During his feud with Mankind over the WWE Championship in 1999, Rocky wanted to crush Mankind physically as well as spiritually, with Mick Foley’s alter-ego having transformed into a loveable underdog in the few months prior.

Whilst the angle itself remains alright overall, we have to look at the 1999 Royal Rumble and what played out during their infamous I Quit Match. We all know the score now; Mankind in handcuffs, Rock with a chair, and 11 hard unprotected shots to the head.

With everything we now know about the effect of concussions and things like CTE, this is an even harder watch than it was when it aired, and is borderline horrifying upon reflection, especially as Rock was only meant to swing the chair five times.

We will never see anything like this again in a WWE ring. 

4. DX's Nation Abomination

Triple H parodying The Rock on 1998 WWE Raw

When they weren’t pretending sausages were penises or showing their bums to people, D-Generation X were adopting blackface and using racially insensitive imagery to poke fun at their rivals.

Like Kliq mates the NWO before them, DX thought they’d cosplay as their rivals for some hilarious banter, with Triple H, X-Pac, Road Dogg, Billy Gunn, and Chyna poking fun at The Rock, D’Lo Brown, Kama Mustafa, and The Godfather. And Owen Hart too. 

Chyna fortunately decided against ‘blacking up’, but the rest of DX had no qualms in painting themselves to cover their white skin. Astonishingly, DX were the babyfaces here, too, but if they tried it today you bet they’d be cancelled, fired, and ostracised. 

D’Lo Brown has since said that he and the rest of The Nation were ok with the angle at the time, but looking back they have some regrets for allowing the skit to go ahead the way it did.

3. Roddy Piper vs. Bad News Brown

Roddy Piper at WWE WrestleMania with half his face painted black

As part of his rivalry with Bad News Brown, babyface Roddy Piper thought it’d be a laugh to paint half of his body black, pop on a Michael Jackson bejewelled glove, and mock Brown’s heritage.
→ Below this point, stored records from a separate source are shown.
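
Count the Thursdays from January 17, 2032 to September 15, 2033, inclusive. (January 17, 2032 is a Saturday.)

January 17, 2032 is a Saturday; the first Thursday on or after it is January 22, 2032 (5 days later).
From January 22, 2032 to September 15, 2033: 344 + 258 = 602 days (rest of 2032, to September 15, 2033 in 2033).
602 ÷ 7 = 86 full weeks with remainder 0, so 86 more Thursdays after the first → 87.

87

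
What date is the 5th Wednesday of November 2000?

November 29, 2000

The first Wednesday of November 2000 is November 1.
The 5th Wednesday is 4 weeks later: 1 + 28 = 29.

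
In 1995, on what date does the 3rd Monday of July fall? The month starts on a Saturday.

1995-07-17

July 1995 begins on a Saturday, so the first Monday is July 3 (2 days later).
The 3rd Monday is 2 weeks later: 3 + 14 = 17.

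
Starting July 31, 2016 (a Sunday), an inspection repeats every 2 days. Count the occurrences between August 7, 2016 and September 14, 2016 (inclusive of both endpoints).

Occurrences land 2·i days after July 31, 2016 for i = 0, 1, 2, …
August 7, 2016 is 7 days after the start; 7 ÷ 2 = 3 remainder 1; since the remainder is 1, round up to i = 4. First occurrence in the window: #5 on August 8, 2016 (4×2 = 8 days in).
September 14, 2016 is 45 days after the start; 45 ÷ 2 = 22 remainder 1. Last occurrence in the window: #23 on September 13, 2016.
Occurrences #5 through #23: 19 in total.

19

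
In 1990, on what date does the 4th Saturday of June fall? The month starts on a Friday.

23 June 1990

June 1990 begins on a Friday, so the first Saturday is June 2 (1 day later).
The 4th Saturday is 3 weeks later: 2 + 21 = 23.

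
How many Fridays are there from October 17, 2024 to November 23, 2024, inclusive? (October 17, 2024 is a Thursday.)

October 17, 2024 is a Thursday; the first Friday on or after it is October 18, 2024 (1 day later).
From October 18, 2024 to November 23, 2024: 13 + 23 = 36 days (rest of October, November).
36 ÷ 7 = 5 full weeks with remainder 1, so 5 more Fridays after the first → 6.

6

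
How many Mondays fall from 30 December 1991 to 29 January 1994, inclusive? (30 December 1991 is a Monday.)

109

30 December 1991 is a Monday; the first Monday on or after it is 30 December 1991.
From 30 December 1991 to 29 January 1994: 1 + 366 + 365 + 29 = 761 days (rest of 1991, 1992, 1993, to 29 January 1994 in 1994).
761 ÷ 7 = 108 full weeks with remainder 5, so 108 more Mondays after the first → 109.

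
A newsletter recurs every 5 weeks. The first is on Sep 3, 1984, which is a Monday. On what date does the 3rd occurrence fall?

The 3rd occurrence is 2 intervals after the first: 2 × 35 = 70 days after Sep 3, 1984.
Sep has 30 days — 27 days to the end of Sep leaves 43.
Oct has 31 days (12 left).
12 days into Nov → Nov 12, 1984.

Nov 12, 1984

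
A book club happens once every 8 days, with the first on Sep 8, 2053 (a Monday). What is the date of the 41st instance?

Jul 25, 2054

The 41st occurrence is 40 intervals after the first: 40 × 8 = 320 days after Sep 8, 2053.
Sep has 30 days — 22 days to the end of Sep leaves 298.
Oct has 31 days (267 left).
Nov has 30 days (237 left).
Dec has 31 days (206 left).
Jan has 31 days (175 left).
Feb has 28 days (147 left).
Mar has 31 days (116 left).
Apr has 30 days (86 left).
May has 31 days (55 left).
Jun has 30 days (25 left).
25 days into Jul → Jul 25, 2054.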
The joke was on Piper, though, as he said it took him weeks to completely scrub the paint off.

Some at the time took offence to the angle - rightly so - but you have to wonder what WWE management were thinking in letting Piper go through with it in the first place.

Modern WWE clearly don’t want to be associated with the bit, and have scrubbed all evidence of the match and pre-match interview from the WWE Network and Peacock. 
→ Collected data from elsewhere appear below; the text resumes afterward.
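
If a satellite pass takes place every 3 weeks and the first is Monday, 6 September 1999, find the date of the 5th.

The 5th occurrence is 4 intervals after the first: 4 × 21 = 84 days after 6 September 1999.
September has 30 days — 24 days to the end of September leaves 60.
October has 31 days (29 left).
29 days into November → 29 November 1999.

29 November 1999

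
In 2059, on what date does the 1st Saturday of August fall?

August 2059 begins on a Friday, so the first Saturday is August 2 (1 day later).

August 2, 2059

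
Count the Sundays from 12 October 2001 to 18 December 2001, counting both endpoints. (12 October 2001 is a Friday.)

12 October 2001 is a Friday; the first Sunday on or after it is 14 October 2001 (2 days later).
From 14 October 2001 to 18 December 2001: 17 + 30 + 18 = 65 days (rest of October, November, December).
65 ÷ 7 = 9 full weeks with remainder 2, so 9 more Sundays after the first → 10.

10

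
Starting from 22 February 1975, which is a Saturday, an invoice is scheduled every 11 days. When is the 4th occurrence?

The 4th occurrence is 3 intervals after the first: 3 × 11 = 33 days after 22 February 1975.
February has 28 days — 6 days to the end of February leaves 27.
27 days into March → 27 March 1975.

27 March 1975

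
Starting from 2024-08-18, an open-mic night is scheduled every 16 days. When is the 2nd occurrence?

The 2nd occurrence is 1 interval after the first: 1 × 16 = 16 days after 2024-08-18.
August has 31 days — 13 days to the end of August leaves 3.
3 days into September → 2024-09-03.

2024-09-03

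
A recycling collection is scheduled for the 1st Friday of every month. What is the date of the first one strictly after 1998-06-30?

June 1998 starts on a Monday, so its 1st Friday is 1998-06-05 (4 days in).
That is not after 1998-06-30, so look at July 1998.
July 1998 starts on a Wednesday, so its 1st Friday is 1998-07-03 (2 days in).

1998-07-03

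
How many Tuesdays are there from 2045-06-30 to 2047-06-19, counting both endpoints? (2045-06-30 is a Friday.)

2045-06-30 is a Friday; the first Tuesday on or after it is 2045-07-04 (4 days later).
From 2045-07-04 to 2047-06-19: 180 + 365 + 170 = 715 days (rest of 2045, 2046, to 2047-06-19 in 2047).
715 ÷ 7 = 102 full weeks with remainder 1, so 102 more Tuesdays after the first → 103.

103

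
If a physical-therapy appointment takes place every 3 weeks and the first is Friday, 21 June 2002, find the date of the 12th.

7 February 2003

The 12th occurrence is 11 intervals after the first: 11 × 21 = 231 days after 21 June 2002.
June has 30 days — 9 days to the end of June leaves 222.
July has 31 days (191 left).
August has 31 days (160 left).
September has 30 days (130 left).
October has 31 days (99 left).
November has 30 days (69 left).
December has 31 days (38 left).
January has 31 days (7 left).
7 days into February → 7 February 2003.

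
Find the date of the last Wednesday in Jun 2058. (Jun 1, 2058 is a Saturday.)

Jun 2058 begins on a Saturday, so the first Wednesday is Jun 5 (4 days later).
Jun 2058 has 30 days. Adding weeks: 5, 12, 19, 26 — the last one ≤ 30 is the 26th.

Jun 26, 2058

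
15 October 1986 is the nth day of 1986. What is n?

288

Days in months before October: 31 + 28 + 31 + 30 + 31 + 30 + 31 + 31 + 30 = 273.
Plus 15 days into October → day 288.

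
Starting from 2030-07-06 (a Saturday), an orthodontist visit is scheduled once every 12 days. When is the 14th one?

The 14th occurrence is 13 intervals after the first: 13 × 12 = 156 days after 2030-07-06.
July has 31 days — 25 days to the end of July leaves 131.
August has 31 days (100 left).
September has 30 days (70 left).
October has 31 days (39 left).
November has 30 days (9 left).
9 days into December → 2030-12-09.

2030-12-09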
2. Eugene vs. Eric Bischoff

Eugene looking shocked while facing Eric Bischoff

Now, no one is claiming that the Eugene character was well received or indeed even that popular when he arrived in WWE in 2004, but it goes without saying that WWE wouldn’t dare try anything as on the nose with one of their characters in the modern era.
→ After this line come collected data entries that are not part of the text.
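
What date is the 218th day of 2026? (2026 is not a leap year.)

Aug 6, 2026

Jan has 31 days (218 − 31 = 187 remain).
Feb has 28 days (187 − 28 = 159 remain).
Mar has 31 days (159 − 31 = 128 remain).
Apr has 30 days (128 − 30 = 98 remain).
May has 31 days (98 − 31 = 67 remain).
Jun has 30 days (67 − 30 = 37 remain).
Jul has 31 days (37 − 31 = 6 remain).
6 into Aug → Aug 6.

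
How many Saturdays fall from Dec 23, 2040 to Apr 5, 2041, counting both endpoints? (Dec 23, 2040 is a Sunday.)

Dec 23, 2040 is a Sunday; the first Saturday on or after it is Dec 29, 2040 (6 days later).
From Dec 29, 2040 to Apr 5, 2041: 2 + 31 + 28 + 31 + 5 = 97 days (rest of Dec, Jan, Feb, Mar, Apr).
97 ÷ 7 = 13 full weeks with remainder 6, so 13 more Saturdays after the first → 14.

14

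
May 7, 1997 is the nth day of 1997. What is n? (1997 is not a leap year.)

127

Days in months before May: 31 + 28 + 31 + 30 = 120.
Plus 7 days into May → day 127.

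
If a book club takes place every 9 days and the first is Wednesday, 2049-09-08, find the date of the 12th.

The 12th occurrence is 11 intervals after the first: 11 × 9 = 99 days after 2049-09-08.
September has 30 days — 22 days to the end of September leaves 77.
October has 31 days (46 left).
November has 30 days (16 left).
16 days into December → 2049-12-16.

2049-12-16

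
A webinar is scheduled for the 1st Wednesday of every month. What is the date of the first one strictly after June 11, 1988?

July 6, 1988

June 1988 starts on a Wednesday, so its 1st Wednesday is June 1, 1988.
That is not after June 11, 1988, so look at July 1988.
July 1988 starts on a Friday, so its 1st Wednesday is July 6, 1988 (5 days in).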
Whilst we could have just thrown Eugene the character in this list wholesale, we instead thought we’d focus on his feud with kayfabe uncle Eric Bischoff, a story that’s just plain cruel.

Eric eventually got his comeuppance at the end by getting his very lovely hair shaved off, but before then we had to see the routine bullying and humiliation of Eugene week-in week-out, and this was a character who was portrayed as having severe learning difficulties.

Such was the Ruthless Aggression era that a character like Eugene not only made it past an initial pitch meeting, but out of the writer’s room, onto TV, and became a focal point of Raw for several months.

WWE will definitely want to make sure that everyone in time forgets about Eugene. 

1. Pretty much anything with Vince McMahon

Vince mcmahon death 2007

The Mr. McMahon character was pivotal to the Attitude Era, with the corporate suit doing everything in his power to make sure the renegade Steve Austin wasn’t the face of his company.

Outside of the wildly successful Austin feud, though, McMahon’s storylines were rooted in humiliation, sex, and the corruption of absolute power.

We think of McMahon making Trish Stratus strip and then bark like a dog in the ring, the countless divas he made out with, his drugging of wife Linda McMahon, the feud with God, and of course the Kiss My Ass club. Uncomfortable viewing, one and all.

The angles became basically unwatchable after McMahon was ousted from the company in the wake of allegations levelled at him in former WWE employee Janel Grant’s lawsuit, with McMahon now treated as persona non grata by the WWE and parent company TKO.